Three in five trustees have not heard of Clara Pensions, one of two defined benefit (DB) consolidators to have launched since last year's government white paper.
Another third (35%) had not heard of The Pension Superfund, according to a survey of 131 trustees conducted by Hymans Robertson in January this year.
The two commercial consolidation vehicles were launched in response to government plans to encourage aggregation of small DB schemes in a bid to boost the security of members' benefits with benefits arising from scale.
This also came after the Pensions and Lifetime Savings Association's (PLSA) DB taskforce recommended the establishment of ‘superfunds'.
Yet, only a quarter of respondents to Hymans Robertson's survey felt making such a move would improve benefit security.
The two consolidators operate under different models, with Clara targeting improving scheme funding with an aim to move to buyout, while The Pension Superfund will continue to run absorbed schemes, boosting benefits where there is investment outperformance.
It is also possible that those who said they had heard of the latter may actually recognise the ‘superfund' term used in both the PLSA's research and government consultations.
Hymans Robertson head of corporate DB Alistair Russell-Smith said it was clear there was a "widespread lack of knowledge" about the two models.
"It is highly likely that trustees won't be giving them the right consideration at the moment," he said. "Commercial consolidators, such as The Pension Superfund and Clara Pensions, could benefit a significant minority of schemes so it is vital the industry builds and grows its understanding about them.

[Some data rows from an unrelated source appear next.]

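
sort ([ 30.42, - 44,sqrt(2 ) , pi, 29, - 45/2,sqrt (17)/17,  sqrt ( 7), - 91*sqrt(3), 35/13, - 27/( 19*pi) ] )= [ - 91*sqrt( 3), - 44, - 45/2, - 27/ (19*pi ), sqrt(17)/17,sqrt(2),sqrt(7),35/13, pi, 29, 30.42]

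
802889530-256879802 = 546009728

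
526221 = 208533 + 317688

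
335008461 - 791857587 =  - 456849126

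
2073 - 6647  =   - 4574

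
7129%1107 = 487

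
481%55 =41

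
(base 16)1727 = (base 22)C59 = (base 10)5927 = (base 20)EG7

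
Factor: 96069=3^1 *31^1*1033^1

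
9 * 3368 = 30312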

"Trustees should take the time to find out more… and consider the possibility of [consolidators] with their sponsoring employers."

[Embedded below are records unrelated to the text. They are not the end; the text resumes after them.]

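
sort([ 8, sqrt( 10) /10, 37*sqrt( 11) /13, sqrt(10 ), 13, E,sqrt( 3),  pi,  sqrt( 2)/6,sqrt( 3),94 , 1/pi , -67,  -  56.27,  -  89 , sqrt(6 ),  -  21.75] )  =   [-89, - 67, -56.27, - 21.75 , sqrt( 2 ) /6, sqrt( 10) /10 , 1/pi, sqrt (3),  sqrt (3), sqrt (6), E , pi, sqrt(10),8, 37*sqrt( 11)/13, 13, 94]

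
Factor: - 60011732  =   -2^2 * 11^1 * 59^1*23117^1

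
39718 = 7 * 5674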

He added that without a full understanding of the various options, trustees could "miss an opportunity to improve member security".
The two firms form just part of a wider, long-established consolidation market, which is also considered to comprise DB master trusts, fiduciary management, and sole trusteeship.
Clara chief executive Adam Saron said he was "pleased" so many schemes were aware of Clara within six months of its launch.
"The large number of current conversations we're having with schemes and sponsors show that trustees are beginning to understand the details of consolidation and how it can benefit members," he said.
"As Hymans Robertson notes in its research, it is vital that trustees do not miss the chance to improve member security through consolidation."
He cited the recent appointment of Jason Kenny as strategic relationships lead as a route to strengthening and broadening the consolidator's trustee outreach.
The Pension Superfund chief executive Luke Webster added: "Over the last year we have built strong relationships across key stakeholders and the response to our proposition amongst the leading pension consultants and trustees has been very encouraging.
"It's positive to see good awareness amongst two thirds of trustees but superfunds are in their infancy and therefore there is, of course, more to do to raise awareness of the benefits of superfunds."
The government closed a consultation on establishing a framework for the authorisation and supervision of consolidators in February, but a response is yet to be issued.